Let's say that you have an application that consumes 500GiB of RAM during regular operation. A 4GiB RAM overhead for the operating system seems perfectly reasonable for that sort of workload. Take that same application and shard it into microservices, and the math changes.
Instead of a single workload, you might have 20. 80GiB of overhead for a 500GiB workload is significantly less efficient, especially when the individual microservices don't need all the hypervisor or operating system-level redundancy features that VMs provide. This is where containers come in.
Containers pack multiple applications into a single operating system without letting those applications step on one another. The overhead per application is very small – a few MiB – but this comes at a cost.
By sharing an operating system, every time that underlying operating system is rebooted, so is every container. Unlike VMs, there is no vMotion to live migrate containers from one pod to another when the underlying operating system is rebooted. Container instances must be stopped and a new instance brought up on another pod.
In one sense, this isn't a big deal. This is exactly what cloud native applications are designed to do: scale by adding and deleting instances as needed. In fact, containers evolved to meet this need and the entire container ecosystem – dominated by Kubernetes – is designed to instantiate new pods and new container instances as needed.
The wrinkle in this is that if not only containers, but also the pods they operate on, are being created and destroyed on an as-needed basis, then the workloads inside those containers need a place to store their data that is more persistent than the highly changeable infrastructure they occupy.
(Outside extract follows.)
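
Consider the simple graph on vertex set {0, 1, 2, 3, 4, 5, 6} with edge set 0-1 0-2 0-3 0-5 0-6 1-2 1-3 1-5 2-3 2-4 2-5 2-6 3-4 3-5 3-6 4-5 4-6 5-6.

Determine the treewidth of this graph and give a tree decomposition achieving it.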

When the server you live on can be deleted at any moment, the idea of "if your data doesn't exist in at least two places, then it doesn't exist" takes on a whole new meaning.
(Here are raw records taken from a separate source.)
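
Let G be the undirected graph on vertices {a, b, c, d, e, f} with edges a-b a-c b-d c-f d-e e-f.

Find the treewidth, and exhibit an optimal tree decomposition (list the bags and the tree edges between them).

The largest bag has 3 vertices, giving width 2; this decomposition certifies tw(G) ≤ 2. For the lower bound, G contains the cycle d–b–a–c–f–e–d, so G is not a forest; only forests have treewidth ≤ 1, hence tw(G) ≥ 2. Hence tw(G) = 2 exactly.

Treewidth 2.
Bags: B1 = {a, b, d}  B2 = {a, c, d}  B3 = {c, d, f}  B4 = {d, e, f}
Tree: B1–B2, B2–B3, B3–B4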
To meet the needs of today's application developers, storage must evolve. Storage needs to be something that can provide SDS-like resiliency against multiple types of failure.
Modern storage needs to provide this resiliency across multiple clouds, as well as in the on-premises data center. It needs to be able to make use of the storage on physical servers, if available, as well as the storage provided by VMs, or by cloud instances. This storage needs to be able to cope with the dynamic nature of modern infrastructure, such as the fact that a container pod can be destroyed as part of load shaping or that sometimes an entire cloud provider can go down.
Spin up a dozen AWS instances with LXC containers, managed by Kubernetes, and Juke can claim the local storage on each one. Juke will stitch this storage together in an HCI-like fashion to create a resilient storage fabric and then present that storage back to the Kubernetes pods using NFS.
Juke can do this at the level of a single cluster or in a multicloud distributed fabric. Try destroying a container on AWS “us-east-1a,” and reinstantiate it on Google Cloud in “asia-northeast1.” With Juke, not only can the workload pop up on any pod within the fabric but it can do so with full access to the data it had just been operating on all the way on the other side of the world -- and do so in seconds.
Juke integrates traditional enterprise storage functionality (such as snapshots) alongside native container management and multicloud scale.